Cold Rooms: Temperature Controls
Editor’s Note: This is the sixth and final article in our series on cold rooms. Read Part 1 here: Part 1 —Cold Rooms: An Introduction.
As seen throughout this article series, cold rooms are only as good as the components that are included in them. An important piece of the puzzle is the thermostat. A cold room’s main job, not to put too fine a point on it, is to be cold. Maintaining the internal temperature is critical for meeting food safety standards and keeping product fresh for as long as possible. To do this, while also improving the energy efficiency of the system, a reliable thermostat is required.
Note: If a cold room is properly insulated, the internal temperature will be better stabilized while also lightening the load placed on the compressor, evaporator, and condenser. Adding a good thermostat will further improve the efficiency of the cold room.
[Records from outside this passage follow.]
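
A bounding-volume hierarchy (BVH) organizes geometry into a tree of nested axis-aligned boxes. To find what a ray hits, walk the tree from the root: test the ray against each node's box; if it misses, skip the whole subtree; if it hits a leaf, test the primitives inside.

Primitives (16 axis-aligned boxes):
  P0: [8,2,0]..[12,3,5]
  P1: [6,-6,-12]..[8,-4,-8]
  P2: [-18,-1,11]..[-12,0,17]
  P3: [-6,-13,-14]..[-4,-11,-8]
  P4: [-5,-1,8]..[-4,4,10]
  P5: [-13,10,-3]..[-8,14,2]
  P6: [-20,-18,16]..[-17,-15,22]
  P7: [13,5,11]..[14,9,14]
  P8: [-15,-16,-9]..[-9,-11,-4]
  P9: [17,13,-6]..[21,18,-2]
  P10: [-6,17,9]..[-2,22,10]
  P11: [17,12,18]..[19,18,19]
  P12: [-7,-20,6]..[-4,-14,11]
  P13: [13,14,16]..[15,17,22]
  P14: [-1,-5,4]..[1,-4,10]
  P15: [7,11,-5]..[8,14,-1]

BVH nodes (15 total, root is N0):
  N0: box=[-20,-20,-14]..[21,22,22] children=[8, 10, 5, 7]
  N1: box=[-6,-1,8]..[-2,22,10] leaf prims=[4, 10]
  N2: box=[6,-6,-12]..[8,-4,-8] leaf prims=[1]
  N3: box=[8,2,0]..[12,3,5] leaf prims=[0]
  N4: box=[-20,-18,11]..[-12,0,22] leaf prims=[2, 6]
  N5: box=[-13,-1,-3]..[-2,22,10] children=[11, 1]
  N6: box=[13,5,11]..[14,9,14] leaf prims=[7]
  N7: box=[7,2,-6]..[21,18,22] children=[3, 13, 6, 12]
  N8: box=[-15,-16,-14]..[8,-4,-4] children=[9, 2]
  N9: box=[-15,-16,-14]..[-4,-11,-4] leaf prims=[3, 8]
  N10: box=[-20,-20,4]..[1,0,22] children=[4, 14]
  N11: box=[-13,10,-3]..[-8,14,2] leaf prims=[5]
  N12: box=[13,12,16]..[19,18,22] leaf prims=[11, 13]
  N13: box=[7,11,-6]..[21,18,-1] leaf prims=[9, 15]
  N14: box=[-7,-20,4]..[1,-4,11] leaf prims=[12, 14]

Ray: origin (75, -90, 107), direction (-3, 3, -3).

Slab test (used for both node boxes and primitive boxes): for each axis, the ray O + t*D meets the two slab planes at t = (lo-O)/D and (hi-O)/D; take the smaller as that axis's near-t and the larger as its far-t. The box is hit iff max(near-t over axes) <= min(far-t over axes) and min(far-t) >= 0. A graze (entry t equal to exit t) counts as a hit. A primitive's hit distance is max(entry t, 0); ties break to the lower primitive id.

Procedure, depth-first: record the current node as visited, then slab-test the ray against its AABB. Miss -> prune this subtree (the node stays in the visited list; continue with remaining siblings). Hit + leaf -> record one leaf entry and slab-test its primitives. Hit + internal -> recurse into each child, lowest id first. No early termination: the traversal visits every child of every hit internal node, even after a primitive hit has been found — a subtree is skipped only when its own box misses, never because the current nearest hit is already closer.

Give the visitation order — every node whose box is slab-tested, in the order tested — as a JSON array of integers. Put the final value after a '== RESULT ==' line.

Traverse from the root:
N0 x:[18,95/3] y:[70/3,112/3] z:[85/3,121/3] -> hit [85/3,95/3], descend [5, 7, 8, 10]
  N5 x:[77/3,88/3] y:[89/3,112/3] z:[97/3,110/3] -> miss, prune
  N7 x:[18,68/3] y:[92/3,36] z:[85/3,113/3] -> miss, prune
  N8 x:[67/3,30] y:[74/3,86/3] z:[37,121/3] -> miss, prune
  N10 x:[74/3,95/3] y:[70/3,30] z:[85/3,103/3] -> hit [85/3,30], descend [4, 14]
    N4 x:[29,95/3] y:[24,30] z:[85/3,32] -> hit [29,30] leaf, test {P2@t=30, P6(miss)}
    N14 x:[74/3,82/3] y:[70/3,86/3] z:[32,103/3] -> miss, prune

Visited [0, 5, 7, 8, 10, 4, 14]. Tests: 7 box, 1 leaf. Nearest: P2.

== RESULT ==
[0, 5, 7, 8, 10, 4, 14]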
Most cold rooms use an electromechanical thermostat, which consists of a sensor and an electric contactor. These types of thermostats are switches in that they operate on an on-off basis. When the interior temperature climbs too high, the thermostat sends a signal to the compressor to turn on, activating the refrigeration cycle. Conversely, once the desired temperature has been reached, the thermostat will signal the compressor to shut off, interrupting the cycle.
Even though most thermostats only have one temperature setting, there is another factor at play: the temperature differential, or the difference between what are called “cut-out” and “cut-in” temperature settings. For example, if the cut-out temperature is set to 40°F with a differential of 5 °, the refrigeration system will stop running, or cut-out, when the temperature reaches 40°. Likewise, the system will start, or cut-in, when the temperature reaches 45°. Correctly adjusting the temperature differential is critical in order to achieve optimal energy efficiency. If the differential is too small, the tendency will be for the refrigeration cycle to run short, starting and stopping frequently, negatively impacting the working life of the equipment. If the differential is too large, the refrigeration cycles will be too long, resulting in exceptionally large fluctuations in temperature, risking product freshness.
When using an electromechanical thermostat, it is often a good idea to keep a thermometer inside the cold room to make sure that the internal temperature is always at an acceptable level.
Traditional electromechanical thermostats, while cost-effective and reliable, typically control only the compressor, so the potential additional energy savings offered by integrating control of the compressor, evaporator fan, and defrost heater cannot be fully realized. By using an electronic thermostat or controller, the entire system can better work together, offering better energy efficiency and a more stable internal temperature.
Working with a fan speed controller and a variable-speed compressor, an electronic controller can better maintain the internal temperature. Running the compressor at half power or running the fan without the compressor can save on energy costs while keeping the temperature stable.
Electronic controllers can be programmed to meet the specific needs of each cold room, depending on patterns of use, ambient temperatures, air humidity, and other factors. This way, the energy efficiency of each cold room can be adjusted if changes occur in any of the previously mentioned factors. Not only can electronic controllers reduce power consumption and save money, they can also collect usage data, like the number of times the door opens, fluctuations in temperature levels, and fan and compressor cycles during the day and night.
Whether you use an electromechanical thermostat or an electronic controller, having a reliable thermostat is vital to keep the temperature inside your cold room stable.